Of the whiskey in a barrel, what % of it is barley?

From what I understand, to make wort only 20% of spent grain is left. This leads to a figure of 80% of the grain dissolved in the wort.

After the yeast is added, the wort is distilled, separating the alcohols and leaving stuff behind. Seemingly the barley that has dissolved in the wort, does not get distilled and gets left behind?

What is the original ratio of water liters to kg of grain? After distillation, what % of the mixture is distilled off, and what % is left behind? What would the barley grain makeup of the whiskey mixture be, or just alcohol is distilled taking the converted barley sugars, but leaving all the "barley juice" behind?
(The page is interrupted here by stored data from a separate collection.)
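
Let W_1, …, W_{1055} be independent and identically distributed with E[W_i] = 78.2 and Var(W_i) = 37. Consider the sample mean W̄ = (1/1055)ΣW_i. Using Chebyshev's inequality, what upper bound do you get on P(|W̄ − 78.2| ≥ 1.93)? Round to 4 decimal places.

Var(W̄) = Var(W_i)/n = 37/1055 = 0.035071.
Chebyshev: P(|W̄ − 78.2| ≥ 1.93) ≤ Var(W̄)/(1.93)² = 37/(1055·1.93²) = 0.0094.

0.0094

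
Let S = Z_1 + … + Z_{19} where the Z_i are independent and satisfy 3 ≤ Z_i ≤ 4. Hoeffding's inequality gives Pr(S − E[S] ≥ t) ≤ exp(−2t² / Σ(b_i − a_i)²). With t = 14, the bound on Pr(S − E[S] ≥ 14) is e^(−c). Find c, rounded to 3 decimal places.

20.632

Σ(b_i − a_i)² = 19·(1)² = 19.
c = 2t²/19 = 2·14²/19 = 20.6316.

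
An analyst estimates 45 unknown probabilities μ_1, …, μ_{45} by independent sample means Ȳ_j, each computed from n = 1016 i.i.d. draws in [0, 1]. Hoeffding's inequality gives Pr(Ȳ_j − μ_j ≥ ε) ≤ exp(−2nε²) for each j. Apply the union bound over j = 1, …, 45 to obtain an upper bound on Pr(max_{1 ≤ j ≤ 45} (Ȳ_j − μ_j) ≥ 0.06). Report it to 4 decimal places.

Per-experiment Hoeffding bound: exp(−2·1016·0.06²) = exp(−7.31520) = 0.00066535.
Union bound over 45 events: 45·0.00066535 = 0.02994.

0.0299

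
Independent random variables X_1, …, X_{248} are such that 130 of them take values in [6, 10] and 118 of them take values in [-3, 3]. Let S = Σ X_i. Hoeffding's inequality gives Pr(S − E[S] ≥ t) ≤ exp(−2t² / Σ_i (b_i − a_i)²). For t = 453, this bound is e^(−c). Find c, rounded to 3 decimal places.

64.857

Σ(b_i − a_i)² = 130·4² + 118·6² = 6328.
c = 2t² / 6328 = 2·453² / 6328 = 64.8575.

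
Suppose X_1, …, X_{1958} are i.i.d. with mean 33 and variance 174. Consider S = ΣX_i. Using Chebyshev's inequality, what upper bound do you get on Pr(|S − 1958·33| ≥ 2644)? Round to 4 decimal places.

0.0487

Var(S) = n·Var(X_i) = 1958·174 = 340692.
Chebyshev: Pr(|S − 1958·33| ≥ 2644) ≤ Var(S)/2644² = 340692/6990736 = 0.0487.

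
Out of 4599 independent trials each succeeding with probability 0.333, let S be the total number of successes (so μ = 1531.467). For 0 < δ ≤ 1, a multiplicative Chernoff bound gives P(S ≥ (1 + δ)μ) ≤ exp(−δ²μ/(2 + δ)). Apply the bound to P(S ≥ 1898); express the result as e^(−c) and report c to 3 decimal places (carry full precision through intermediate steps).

39.174

Write 1898 = (1 + δ)μ, so δ = 1898/1531.467 − 1 = 0.2393346…
Then the exponent is δ²μ/(2 + δ) = (1898 − μ)² / (μ·(2 + δ)) = 39.174146.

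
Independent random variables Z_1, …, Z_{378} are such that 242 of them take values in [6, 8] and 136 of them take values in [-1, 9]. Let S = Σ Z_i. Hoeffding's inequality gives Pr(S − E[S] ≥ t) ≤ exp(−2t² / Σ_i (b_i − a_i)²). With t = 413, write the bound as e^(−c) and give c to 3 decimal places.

23.417

Σ(b_i − a_i)² = 242·2² + 136·10² = 14568.
c = 2t² / 14568 = 2·413² / 14568 = 23.4169.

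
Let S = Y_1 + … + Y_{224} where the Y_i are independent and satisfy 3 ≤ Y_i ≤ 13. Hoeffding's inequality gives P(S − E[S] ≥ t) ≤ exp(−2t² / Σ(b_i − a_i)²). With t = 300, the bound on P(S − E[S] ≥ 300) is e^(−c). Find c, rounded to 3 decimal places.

8.036

Σ(b_i − a_i)² = 224·(10)² = 22400.
c = 2t²/22400 = 2·300²/22400 = 8.0357.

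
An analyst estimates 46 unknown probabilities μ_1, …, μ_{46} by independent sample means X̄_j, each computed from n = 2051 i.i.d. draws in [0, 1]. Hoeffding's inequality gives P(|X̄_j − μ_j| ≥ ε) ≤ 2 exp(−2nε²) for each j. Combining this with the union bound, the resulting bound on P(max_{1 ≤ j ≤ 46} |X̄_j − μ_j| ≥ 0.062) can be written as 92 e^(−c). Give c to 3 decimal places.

Union bound over the 46 events: P(max_{1 ≤ j ≤ 46} |X̄_j − μ_j| ≥ 0.062) ≤ 46·2·exp(−2nε²) = 92 exp(−2·2051·0.062²).
So c = 2·2051·0.062² = 15.7681.

15.768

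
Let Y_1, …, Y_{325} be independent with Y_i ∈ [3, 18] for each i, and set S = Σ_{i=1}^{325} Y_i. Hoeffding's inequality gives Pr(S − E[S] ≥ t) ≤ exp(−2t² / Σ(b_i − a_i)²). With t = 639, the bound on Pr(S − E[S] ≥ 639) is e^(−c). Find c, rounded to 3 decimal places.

Σ(b_i − a_i)² = 325·(15)² = 73125.
c = 2t²/73125 = 2·639²/73125 = 11.1678.

11.168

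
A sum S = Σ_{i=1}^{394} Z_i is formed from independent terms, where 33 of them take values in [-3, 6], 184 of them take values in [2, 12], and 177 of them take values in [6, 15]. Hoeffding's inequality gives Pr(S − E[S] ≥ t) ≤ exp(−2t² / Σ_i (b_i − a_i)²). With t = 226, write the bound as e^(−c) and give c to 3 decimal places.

Σ(b_i − a_i)² = 33·9² + 184·10² + 177·9² = 35410.
c = 2t² / 35410 = 2·226² / 35410 = 2.8848.

2.885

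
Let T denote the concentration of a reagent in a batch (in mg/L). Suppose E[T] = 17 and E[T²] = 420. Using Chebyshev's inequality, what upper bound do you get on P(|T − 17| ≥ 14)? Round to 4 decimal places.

Var(T) = E[T²] − (E[T])² = 420 − 289 = 131.
Chebyshev's inequality: P(|T − μ| ≥ t) ≤ Var(T)/t² = 131/196 = 0.6684.

0.6684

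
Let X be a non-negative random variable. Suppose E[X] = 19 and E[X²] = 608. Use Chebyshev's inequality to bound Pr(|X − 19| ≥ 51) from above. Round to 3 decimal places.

0.095

Var(X) = E[X²] − (E[X])² = 608 − 361 = 247.
Chebyshev's inequality: Pr(|X − μ| ≥ t) ≤ Var(X)/t² = 247/2601 = 0.0950.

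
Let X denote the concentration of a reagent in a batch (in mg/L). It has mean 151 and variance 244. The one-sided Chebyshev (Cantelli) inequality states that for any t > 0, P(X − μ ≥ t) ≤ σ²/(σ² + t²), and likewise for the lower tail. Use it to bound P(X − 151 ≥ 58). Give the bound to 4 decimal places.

Here σ² = 244 and t = 58, so σ² + t² = 3608.
Cantelli's bound: 244/3608 = 0.0676.

0.0676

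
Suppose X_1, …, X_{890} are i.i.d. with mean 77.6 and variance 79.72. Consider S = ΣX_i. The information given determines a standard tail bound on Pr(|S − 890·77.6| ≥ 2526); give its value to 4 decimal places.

0.0111

With mean and variance of each term known, Chebyshev's inequality bounds the deviation of the sum (or sample mean).
Var(S) = n·Var(X_i) = 890·79.72 = 70950.8.
Chebyshev: Pr(|S − 890·77.6| ≥ 2526) ≤ Var(S)/2526² = 70950.8/6380676 = 0.0111.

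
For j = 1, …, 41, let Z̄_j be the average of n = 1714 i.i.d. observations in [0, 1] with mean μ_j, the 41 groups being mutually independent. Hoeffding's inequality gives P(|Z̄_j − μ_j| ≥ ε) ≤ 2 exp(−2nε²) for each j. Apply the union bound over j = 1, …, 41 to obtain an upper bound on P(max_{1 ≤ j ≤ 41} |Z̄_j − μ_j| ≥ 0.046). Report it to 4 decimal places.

Per-experiment Hoeffding bound: 2·exp(−2·1714·0.046²) = 2·exp(−7.25365) = 0.0014152.
Union bound over 41 events: 41·0.0014152 = 0.05802.

0.0580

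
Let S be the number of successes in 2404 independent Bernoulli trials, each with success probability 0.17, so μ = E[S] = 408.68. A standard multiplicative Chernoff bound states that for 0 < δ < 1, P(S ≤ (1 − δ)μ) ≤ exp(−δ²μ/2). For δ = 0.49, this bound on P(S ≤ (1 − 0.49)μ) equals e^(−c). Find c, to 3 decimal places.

49.062

c = δ²μ/2 = 0.49²·408.68/2 = 49.0620.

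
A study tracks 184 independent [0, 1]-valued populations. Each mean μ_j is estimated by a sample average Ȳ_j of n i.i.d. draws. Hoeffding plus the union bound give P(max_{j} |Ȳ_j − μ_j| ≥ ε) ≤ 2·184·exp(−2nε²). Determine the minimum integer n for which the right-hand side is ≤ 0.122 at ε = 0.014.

20439

Need 2·184·exp(−2nε²) ≤ 0.122, i.e. exp(−2nε²) ≤ 0.122/368.
So 2nε² ≥ ln(368/0.122) = 8.011817.
Hence n ≥ 8.011817/(2·0.014²) = 20438.309.
The smallest integer n is 20439.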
  • I don't have an answer to your question, but barley does not "dissolve" in wort.
    – Denny Conn
    Jan 28, 2014 at 16:08
  • 1
    I don't know the answer either, but the type of whisky matters as to barley content. For example, bourbon must be made from at least 51% corn (maize). Furthermore, this is sort of a philosophical question. The whiskey starts as barley, water and yeast, and anything after that is a byproduct of those products. I will also note that you asked a similar question in February, and you may wish to refer to it for info on the whisky-making process. Jan 28, 2014 at 21:40
  • if barley does not dissolve in wort where does the grain mass go? The grains go in, and waste comes out. So what happens to the grain that is not waste?
    – Jon
    Jan 29, 2014 at 13:13
  • @Chino - if I asked a similar but different question, how can I find an answer to a different question? I clearly asked for specific ratios. Why is a ratio of liters to grain philosophical? If you want to be pedantic and include bourbon, why cant you then give some figures rather than just complain about a question?
    – Jon
    Jan 29, 2014 at 13:18
  • Sorry, not meaning to complain. I thought that some of your questions were answered in the info provided previously. I will take a stab at it. I think the answer is philosophical because it is like asking what percent of your body mass is composed of the eggs you have eaten - there is a transformational process that goes on, and it requires some subjective judgment to decide what remains part of the barley as opposed to something that is created by and is part of the enzymes or the yeast. Jan 29, 2014 at 15:36

2 Answers 2


According to this ProBrewer page about whiskey distillation, the initial mash is 100Kg of malted barley and 600 litres of water, for a 6:1 ratio. This yields 80 - 87 litres of 80 proof spirit.

As for the waste, U.S. 2-row malt has an extract potential of 79%, so 21% of the malt (modulo conversion efficiency), by weight, is not converted to sugar. That would be 21 Kg of spend grain in our theoretical batch. The malt will absorb some water (around 1 l/Kg according to BYO), so the total weight of the spent grain will around 121 Kg.


To sort of answer part of your question, in making scotch whiskey for example, the wort is fermented into a "Wash", which is double-distilled into a "new make spirit" containing 60-70% abv., which is then diluted with water to approximately 63.5% abv before being put into barrels for aging. Source: Wikipedia.